Let’s begin at the ending, shall we…?
Far, far away in a magical land called Mountlawleycampus there was a good witch who was no doubt popular (Jane Watt) and a green-faced, masculine witch with a black witch’s hat and caked on face paint (Joel Horwood) who was clearly evil (the grin gave it away!). Yet despite their differences and Elphaba-Joel making Glinda-Jane crack up during their number, they came through three years of trials and tribulations stronger and yes, changed for good.
When the massed company of WAAPA’s graduating acting class joined Horwood and Watt in singing Wicked’s For Good in Choice Cut’s finale it was funny but also strangely moving as the sentiment of the lyrics was appropriate and heartfelt. It capped off a couple of hours of entertainment from the third year students whose thoughts will now wander towards showcase tours and life beyond WAAPA.
What an eclectic mix this show presented from three years of productions and study! There were the obligatory scenes from a selection of Shakespeare’s greatest works - Macbeth, As You Like It, and Othello; the last played out with murderous intensity only inches from me in the wonderfully compact Roundhouse Theatre. Interspersed throughout were monologues and self-devised pieces including Harriet Davies lamenting her ISS or Irritable Singing Syndrome which saw her amusingly burst into song at any moment.
In fact there was far more singing than I expected with several strong voices on display such as Henry Hammersla (I Believe) and Alex Malone (Maybe This Time). Indeed the first half ended in raucous fashion as ‘The Girls’ of the class presented their Protest Song that challenged, far more indelicately than I will describe it, certain, ahem, expectations of female grooming. It had the small but appreciative audience chuckling their way to the bake sale in the foyer. An aside: damn nice homemade cookies and cake!
There was a lot of accent work on display and clearly this is a focus over the journey. It featured as the group revisited productions such as The Golden Age, Speaking in Tongues/No Worries and Chekhov in Yalta where, damn it, Felicity McKay will create Magic If! There were two specific Accent and Dialect Monologues as well, by Julio Cesar and Kirsty Marillier.
Physicality was highlighted with a mix of fight sequences and the inhabiting of everything from animals to the poor, twisted creatures of The Golden Age to Toddlers. The last I had seen conducted as an exercise by Angela Punch-McGregor during Open Day so I was delighted to watch Adam Sollis and Jane Watt channel their inner child with such abandon.
The humour here was more of the sly variety, for example Joel Horwood and Jonny Hawkins having fun in an excerpt from Waiting for Godot where the worst possible insult, far above moron or sewer rat, was musical theatre student! The transitions worked better in the second half but there were times the audience was unsure when to clap so some ‘acts’ didn’t get their just applause as they bled into the next. This certainly wasn’t the case after Hawkin’s Tribute to Stritch, a statuesque performance in stockings, heels, wig and a dress.

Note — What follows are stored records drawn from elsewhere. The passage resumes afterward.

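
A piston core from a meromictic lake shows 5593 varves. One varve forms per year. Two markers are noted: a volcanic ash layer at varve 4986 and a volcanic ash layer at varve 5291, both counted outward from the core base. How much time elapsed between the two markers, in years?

305 yr

5291 − 4986 = 305 varves lie between the two events.
One varve per year makes the interval 305 years.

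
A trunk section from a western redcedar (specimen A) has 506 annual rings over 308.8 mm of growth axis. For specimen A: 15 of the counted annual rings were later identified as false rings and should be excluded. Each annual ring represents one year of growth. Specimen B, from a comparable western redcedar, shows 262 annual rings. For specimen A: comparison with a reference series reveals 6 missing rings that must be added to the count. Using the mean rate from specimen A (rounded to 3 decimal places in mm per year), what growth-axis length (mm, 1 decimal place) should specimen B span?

Specimen A: adjusted count: 506 − 15 + 6 = 497 annual rings.
A: 308.8 mm over 497 years gives 308.8 / 497 ≈ 0.621 mm per year.
Length of B = 0.621 × 262 = 162.7 mm.

162.7 mm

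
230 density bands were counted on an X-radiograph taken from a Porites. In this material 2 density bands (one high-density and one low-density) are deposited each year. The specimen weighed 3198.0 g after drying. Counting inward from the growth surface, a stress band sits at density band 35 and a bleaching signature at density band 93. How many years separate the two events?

93 − 35 = 58 density bands lie between the two events.
58 density bands at 2 per year is 58 / 2 = 29 years.

29 years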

All the third year shows were reprised with the sequence from Festen giving me the same uncomfortable feeling as when I first saw it, a testament to that production’s power and to the skill of this class. Realism revisited some brave moments with Liam Maguire, Harriet Davies and Alexis Lane featuring while Great Expectations had a quick whip around by the chorus. I was intrigued by the glimpses of shows I hadn’t seen, namely The Resistible Rise of Arturo Ui and Hour of the Wolf (second year production).
It was an engaging tour of three years of hard work and talent with the dramatic highlight being the work of Holly Dryoff, Aleks Mikic, Emma Diaz and Henry Hammersla in the Othello scene which had great intensity particularly from Diaz and Mikic. The Protest Song was an unexpected treat and the understated humour throughout worked well. Not everyone had a featured moment but all worked well in the various ensembles including Steph Tsindos and Alexander Frank. I’ve only just realised one person was missing, Harry Richardson whose Herbert I quite enjoyed in Great Expectations.
Well done one and all and thank you for a great year. Thank you also to the second year students who were on front of house and bake sale duty. It was great to chat with some of you and I look forward to seeing Blood Wedding and hearing what your third year shows will be.
Now, as mentioned, the audience wasn’t that large for a Saturday matinee on the first hot day of the impending summer. But there is one more show left, Sunday at 5pm and the money collected from ticket sales, the raffle and bake sale help get these talented actors over east for their showcase tour. It’s going to be stormy and awful outside so go and see some theatrical magic instead!